By Cam Fortems
Kamloops This Week
Calling shooting of a bull moose “brazen,” a provincial court judge Thursday found one of two men guilty of illegally killing and abandoning the animal.
Xin Xiao was found guilty after trial of illegal hunting out of season, possession of an animal and abandoning the bull moose at the side of a logging road in the Nicola Valley in October 2013.
He was fined about $8,500, with $4,000 of that going to the provincial Habitat Conservation Trust Fund.
“I don’t believe a third party killed the moose and Mr. Xiao came upon the moose and decided to take it,” judge Chris Cleaveley said in his decision.
Cleaveley ruled Xiao said “yeah” to another hunter when asked him if he killed the bull moose.
That hunter, Kyle Carusi, testified at the trial.
Both Xiao, represented by defence lawyer Kevin Walker, and co-accused Wei Li, defended by Fred Kaatz, used an interpreter during the trial and did not testify themselves.
Cleaveley found the Crown did not have enough evidence to convict Li of the same three offences, nor of hunting without a special licence needed for a non-resident.
The Crown’s case was built on circumstantial evidence.
Two deer hunters who came across a dead bull moose at the side of the road testified when they returned to the same logging road later, they saw two Asian men with a Ford Raptor truck backed up to the moose.
Carusi said they appeared to be using a winch to get the moose — not yet field dressed or gutted — into the truck.
A surveillance camera at a gas station in Merritt recorded Xiao and Li the morning before the moose was found.
Food and gas receipts from Merritt the day before were also found inside the Ford pickup.
During trial, Carusi testified the two men beside the moose immediately stopped as he and his father rolled up in their pickup.
Carusi said the two acted “shifty” while beside the moose.
“It’s reasonable to infer Mr. Xiao and the other man realized they’d been caught red-handed,” Cleaveley said.
Conservation officers tracked the Ford pickup to a Vancouver home.
They seized the truck and a trailer.
Xiao, 49, had a “much stronger connection to the Ford Raptor,” Cleaveley said.
Inside that pickup, registered to a woman from Vancouver, they found Xiao’s Canadian passport, as well as a wallet with his driver’s and hunting licence and credit cards.

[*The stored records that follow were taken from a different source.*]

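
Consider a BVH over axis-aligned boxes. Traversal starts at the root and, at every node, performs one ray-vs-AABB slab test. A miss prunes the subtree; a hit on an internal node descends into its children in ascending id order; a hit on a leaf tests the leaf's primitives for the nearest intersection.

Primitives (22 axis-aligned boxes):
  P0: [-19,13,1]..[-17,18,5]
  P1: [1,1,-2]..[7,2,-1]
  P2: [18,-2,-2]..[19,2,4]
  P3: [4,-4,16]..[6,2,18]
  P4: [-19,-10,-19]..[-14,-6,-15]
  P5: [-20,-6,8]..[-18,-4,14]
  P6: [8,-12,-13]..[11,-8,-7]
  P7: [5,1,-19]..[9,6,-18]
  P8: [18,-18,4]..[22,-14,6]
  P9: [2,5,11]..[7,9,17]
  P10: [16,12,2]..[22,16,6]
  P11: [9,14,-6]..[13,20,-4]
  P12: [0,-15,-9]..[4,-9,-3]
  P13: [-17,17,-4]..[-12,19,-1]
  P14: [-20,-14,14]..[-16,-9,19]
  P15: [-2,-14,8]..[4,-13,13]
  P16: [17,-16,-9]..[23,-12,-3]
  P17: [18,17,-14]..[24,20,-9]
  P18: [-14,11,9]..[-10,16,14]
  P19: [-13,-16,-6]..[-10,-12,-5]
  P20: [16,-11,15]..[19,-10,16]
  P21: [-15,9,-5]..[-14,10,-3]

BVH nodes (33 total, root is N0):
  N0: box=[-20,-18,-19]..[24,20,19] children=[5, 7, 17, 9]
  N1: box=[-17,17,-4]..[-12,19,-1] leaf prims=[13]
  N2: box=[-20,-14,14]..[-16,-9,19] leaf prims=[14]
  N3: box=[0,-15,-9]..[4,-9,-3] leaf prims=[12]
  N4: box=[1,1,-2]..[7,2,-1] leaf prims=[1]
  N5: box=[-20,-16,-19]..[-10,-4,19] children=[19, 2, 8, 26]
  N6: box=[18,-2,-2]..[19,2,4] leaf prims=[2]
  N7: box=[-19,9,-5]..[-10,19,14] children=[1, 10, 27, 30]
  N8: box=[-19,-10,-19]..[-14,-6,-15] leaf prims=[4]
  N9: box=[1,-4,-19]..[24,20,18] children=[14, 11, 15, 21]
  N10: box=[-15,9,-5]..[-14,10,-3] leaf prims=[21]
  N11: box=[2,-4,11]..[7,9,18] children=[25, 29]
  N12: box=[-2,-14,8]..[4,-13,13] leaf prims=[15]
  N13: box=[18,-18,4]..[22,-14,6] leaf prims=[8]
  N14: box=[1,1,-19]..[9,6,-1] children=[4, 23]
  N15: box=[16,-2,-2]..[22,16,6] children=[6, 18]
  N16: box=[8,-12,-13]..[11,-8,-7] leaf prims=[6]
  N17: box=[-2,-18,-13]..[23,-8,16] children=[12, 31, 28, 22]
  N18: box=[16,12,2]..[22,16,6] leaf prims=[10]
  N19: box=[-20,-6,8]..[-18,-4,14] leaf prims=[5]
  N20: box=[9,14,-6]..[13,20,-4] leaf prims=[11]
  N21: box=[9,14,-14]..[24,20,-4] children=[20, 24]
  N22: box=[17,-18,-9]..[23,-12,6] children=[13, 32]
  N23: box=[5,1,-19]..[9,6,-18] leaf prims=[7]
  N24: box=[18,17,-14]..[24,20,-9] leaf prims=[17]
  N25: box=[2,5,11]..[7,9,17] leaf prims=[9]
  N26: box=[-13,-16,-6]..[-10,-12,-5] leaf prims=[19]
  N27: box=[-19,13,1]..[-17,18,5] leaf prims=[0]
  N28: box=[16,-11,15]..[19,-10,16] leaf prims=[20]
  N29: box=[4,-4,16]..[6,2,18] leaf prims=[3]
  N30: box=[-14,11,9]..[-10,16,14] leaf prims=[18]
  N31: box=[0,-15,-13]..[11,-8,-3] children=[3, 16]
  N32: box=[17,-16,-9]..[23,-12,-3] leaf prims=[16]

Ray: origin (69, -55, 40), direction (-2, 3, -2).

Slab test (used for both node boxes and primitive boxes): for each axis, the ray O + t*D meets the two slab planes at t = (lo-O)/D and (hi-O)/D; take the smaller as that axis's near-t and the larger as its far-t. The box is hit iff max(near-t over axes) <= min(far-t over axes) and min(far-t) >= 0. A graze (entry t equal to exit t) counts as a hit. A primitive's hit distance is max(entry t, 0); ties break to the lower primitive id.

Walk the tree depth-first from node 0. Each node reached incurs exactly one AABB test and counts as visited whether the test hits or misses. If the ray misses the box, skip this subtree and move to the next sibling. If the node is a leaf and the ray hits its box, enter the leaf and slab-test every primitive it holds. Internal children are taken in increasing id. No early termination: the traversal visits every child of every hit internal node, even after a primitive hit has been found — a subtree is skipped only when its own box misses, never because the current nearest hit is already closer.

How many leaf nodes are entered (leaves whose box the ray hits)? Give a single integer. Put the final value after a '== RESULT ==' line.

Traverse from the root:
N0 x:[45/2,89/2] y:[37/3,25] z:[21/2,59/2] -> hit [45/2,25], descend [5, 7, 9, 17]
  N5 x:[79/2,89/2] y:[13,17] z:[21/2,59/2] -> miss, prune
  N7 x:[79/2,44] y:[64/3,74/3] z:[13,45/2] -> miss, prune
  N9 x:[45/2,34] y:[17,25] z:[11,59/2] -> hit [45/2,25], descend [11, 14, 15, 21]
    N11 x:[31,67/2] y:[17,64/3] z:[11,29/2] -> miss, prune
    N14 x:[30,34] y:[56/3,61/3] z:[41/2,59/2] -> miss, prune
    N15 x:[47/2,53/2] y:[53/3,71/3] z:[17,21] -> miss, prune
    N21 x:[45/2,30] y:[23,25] z:[22,27] -> hit [23,25], descend [20, 24]
      N20 x:[28,30] y:[23,25] z:[22,23] -> miss, prune
      N24 x:[45/2,51/2] y:[24,25] z:[49/2,27] -> hit [49/2,25] leaf, test {P17@t=49/2}
  N17 x:[23,71/2] y:[37/3,47/3] z:[12,53/2] -> miss, prune

order=[0, 5, 7, 9, 11, 14, 15, 21, 20, 24, 17]  |boxes|=11  |leaves|=1  hit=P17

== RESULT ==
1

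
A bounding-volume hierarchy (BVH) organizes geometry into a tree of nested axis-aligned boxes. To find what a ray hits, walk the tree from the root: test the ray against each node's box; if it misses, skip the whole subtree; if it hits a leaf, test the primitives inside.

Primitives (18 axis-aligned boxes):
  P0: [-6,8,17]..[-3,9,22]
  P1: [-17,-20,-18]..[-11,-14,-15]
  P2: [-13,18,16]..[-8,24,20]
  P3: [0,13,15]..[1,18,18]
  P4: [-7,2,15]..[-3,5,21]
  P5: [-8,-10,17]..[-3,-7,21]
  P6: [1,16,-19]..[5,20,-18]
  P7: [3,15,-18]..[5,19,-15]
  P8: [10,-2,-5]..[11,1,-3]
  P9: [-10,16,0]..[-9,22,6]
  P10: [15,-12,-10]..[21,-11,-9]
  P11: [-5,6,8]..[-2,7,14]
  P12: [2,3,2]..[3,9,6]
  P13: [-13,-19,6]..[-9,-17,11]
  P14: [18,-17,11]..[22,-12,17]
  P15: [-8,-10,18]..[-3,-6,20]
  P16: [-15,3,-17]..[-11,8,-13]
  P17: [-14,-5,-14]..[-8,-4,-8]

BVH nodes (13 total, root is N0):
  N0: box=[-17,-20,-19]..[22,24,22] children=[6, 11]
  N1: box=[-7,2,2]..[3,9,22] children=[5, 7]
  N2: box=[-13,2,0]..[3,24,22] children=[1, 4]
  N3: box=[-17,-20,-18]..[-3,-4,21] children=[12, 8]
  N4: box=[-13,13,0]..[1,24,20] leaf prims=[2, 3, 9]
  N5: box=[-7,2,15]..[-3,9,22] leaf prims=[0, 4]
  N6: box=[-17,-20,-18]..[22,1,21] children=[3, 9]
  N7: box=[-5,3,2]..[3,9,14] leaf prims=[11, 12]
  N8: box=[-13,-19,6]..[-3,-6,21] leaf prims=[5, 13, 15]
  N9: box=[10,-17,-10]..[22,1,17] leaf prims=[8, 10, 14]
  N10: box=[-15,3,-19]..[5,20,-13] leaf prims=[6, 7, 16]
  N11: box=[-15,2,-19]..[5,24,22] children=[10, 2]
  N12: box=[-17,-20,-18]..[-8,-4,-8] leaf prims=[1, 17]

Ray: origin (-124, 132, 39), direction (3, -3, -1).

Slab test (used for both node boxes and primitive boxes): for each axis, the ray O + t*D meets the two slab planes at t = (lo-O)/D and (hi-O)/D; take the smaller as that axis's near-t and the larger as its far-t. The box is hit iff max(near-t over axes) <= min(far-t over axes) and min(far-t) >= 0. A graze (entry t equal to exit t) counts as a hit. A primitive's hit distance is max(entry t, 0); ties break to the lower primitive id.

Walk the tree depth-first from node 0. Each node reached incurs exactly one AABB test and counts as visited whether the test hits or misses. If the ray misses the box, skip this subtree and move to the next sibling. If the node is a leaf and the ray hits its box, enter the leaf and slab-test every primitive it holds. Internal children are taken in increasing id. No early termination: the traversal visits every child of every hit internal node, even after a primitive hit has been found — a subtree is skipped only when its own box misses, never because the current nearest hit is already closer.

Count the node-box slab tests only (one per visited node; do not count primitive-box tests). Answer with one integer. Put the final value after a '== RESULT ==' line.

Walk:
N0 x:[107/3,146/3] y:[36,152/3] z:[17,58] -> hit [36,146/3], descend [6, 11]
  N6 x:[107/3,146/3] y:[131/3,152/3] z:[18,57] -> hit [131/3,146/3], descend [3, 9]
    N3 x:[107/3,121/3] y:[136/3,152/3] z:[18,57] -> miss, prune
    N9 x:[134/3,146/3] y:[131/3,149/3] z:[22,49] -> hit [134/3,146/3] leaf, test {P8(miss), P10@t=48, P14(miss)}
  N11 x:[109/3,43] y:[36,130/3] z:[17,58] -> hit [109/3,43], descend [2, 10]
    N2 x:[37,127/3] y:[36,130/3] z:[17,39] -> hit [37,39], descend [1, 4]
      N1 x:[39,127/3] y:[41,130/3] z:[17,37] -> miss, prune
      N4 x:[37,125/3] y:[36,119/3] z:[19,39] -> hit [37,39] leaf, test {P2(miss), P3(miss), P9@t=38}
    N10 x:[109/3,43] y:[112/3,43] z:[52,58] -> miss, prune

Summary -> nodes [0, 6, 3, 9, 11, 2, 1, 4, 10]; box-tests=9; leaf-entries=2; first=P9

== RESULT ==
9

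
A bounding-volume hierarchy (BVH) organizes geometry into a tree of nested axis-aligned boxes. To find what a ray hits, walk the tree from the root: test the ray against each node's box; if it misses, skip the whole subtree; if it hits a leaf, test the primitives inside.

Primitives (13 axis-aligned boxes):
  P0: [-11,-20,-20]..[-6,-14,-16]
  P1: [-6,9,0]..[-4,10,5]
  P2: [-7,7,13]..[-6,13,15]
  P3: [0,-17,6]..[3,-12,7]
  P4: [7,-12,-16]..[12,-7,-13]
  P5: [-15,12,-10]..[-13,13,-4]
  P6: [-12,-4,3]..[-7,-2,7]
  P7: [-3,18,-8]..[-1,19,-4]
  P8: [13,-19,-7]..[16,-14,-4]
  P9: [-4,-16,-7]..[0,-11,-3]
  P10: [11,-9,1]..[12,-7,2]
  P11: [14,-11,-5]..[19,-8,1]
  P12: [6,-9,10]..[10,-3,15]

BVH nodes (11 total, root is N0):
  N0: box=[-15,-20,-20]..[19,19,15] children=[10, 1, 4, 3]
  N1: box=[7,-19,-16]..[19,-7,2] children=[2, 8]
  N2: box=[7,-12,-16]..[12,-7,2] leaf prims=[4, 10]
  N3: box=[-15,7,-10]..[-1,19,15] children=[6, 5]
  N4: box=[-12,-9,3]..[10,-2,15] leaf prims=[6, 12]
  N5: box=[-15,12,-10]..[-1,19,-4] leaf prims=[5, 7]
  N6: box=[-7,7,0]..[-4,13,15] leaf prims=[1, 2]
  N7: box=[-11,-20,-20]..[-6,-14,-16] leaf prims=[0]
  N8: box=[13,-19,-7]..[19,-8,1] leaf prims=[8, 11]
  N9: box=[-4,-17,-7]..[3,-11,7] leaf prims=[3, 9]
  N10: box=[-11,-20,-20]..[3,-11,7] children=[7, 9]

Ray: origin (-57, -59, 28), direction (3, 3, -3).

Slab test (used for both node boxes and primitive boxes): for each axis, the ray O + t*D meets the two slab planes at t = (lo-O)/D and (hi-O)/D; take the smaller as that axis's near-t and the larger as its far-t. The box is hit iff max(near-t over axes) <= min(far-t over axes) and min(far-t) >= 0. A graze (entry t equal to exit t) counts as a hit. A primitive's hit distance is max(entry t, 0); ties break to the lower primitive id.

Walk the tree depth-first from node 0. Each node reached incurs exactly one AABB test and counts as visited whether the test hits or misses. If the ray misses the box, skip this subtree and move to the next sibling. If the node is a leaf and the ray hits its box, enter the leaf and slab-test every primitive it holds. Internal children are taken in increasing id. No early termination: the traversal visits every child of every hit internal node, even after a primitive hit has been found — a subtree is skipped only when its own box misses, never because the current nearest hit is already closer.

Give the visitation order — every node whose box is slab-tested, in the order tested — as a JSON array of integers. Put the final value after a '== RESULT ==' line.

Traverse from the root:
N0 x:[14,76/3] y:[13,26] z:[13/3,16] -> hit [14,16], descend [1, 3, 4, 10]
  N1 x:[64/3,76/3] y:[40/3,52/3] z:[26/3,44/3] -> miss, prune
  N3 x:[14,56/3] y:[22,26] z:[13/3,38/3] -> miss, prune
  N4 x:[15,67/3] y:[50/3,19] z:[13/3,25/3] -> miss, prune
  N10 x:[46/3,20] y:[13,16] z:[7,16] -> hit [46/3,16], descend [7, 9]
    N7 x:[46/3,17] y:[13,15] z:[44/3,16] -> miss, prune
    N9 x:[53/3,20] y:[14,16] z:[7,35/3] -> miss, prune

Visited [0, 1, 3, 4, 10, 7, 9]. Tests: 7 box, 0 leaf. Nearest: miss.

== RESULT ==
[0, 1, 3, 4, 10, 7, 9]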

Conservation officers used DNA to link the moose to blood found on a jacket in the truck.
Cleaveley found it was Xiao’s jacket.
Following the Wildlife Act charges, the civil forfeiture office applied successfully to have the Ford Raptor sold, with half the $48,000 proceeds going to the Crown.
In addition to the approximately $8,500 in fines, Xiao forfeited two guns found in the truck.
He is also prohibited from hunting for two years.
Walker urged Cleaveley to reduce the fine from the $10,000 requested by the Crown because his client, a building property manager who earns about $40,000 to $50,000 a year, has a limited ability to pay.
Xiao rents an apartment in Burnaby he shares with his wife and child.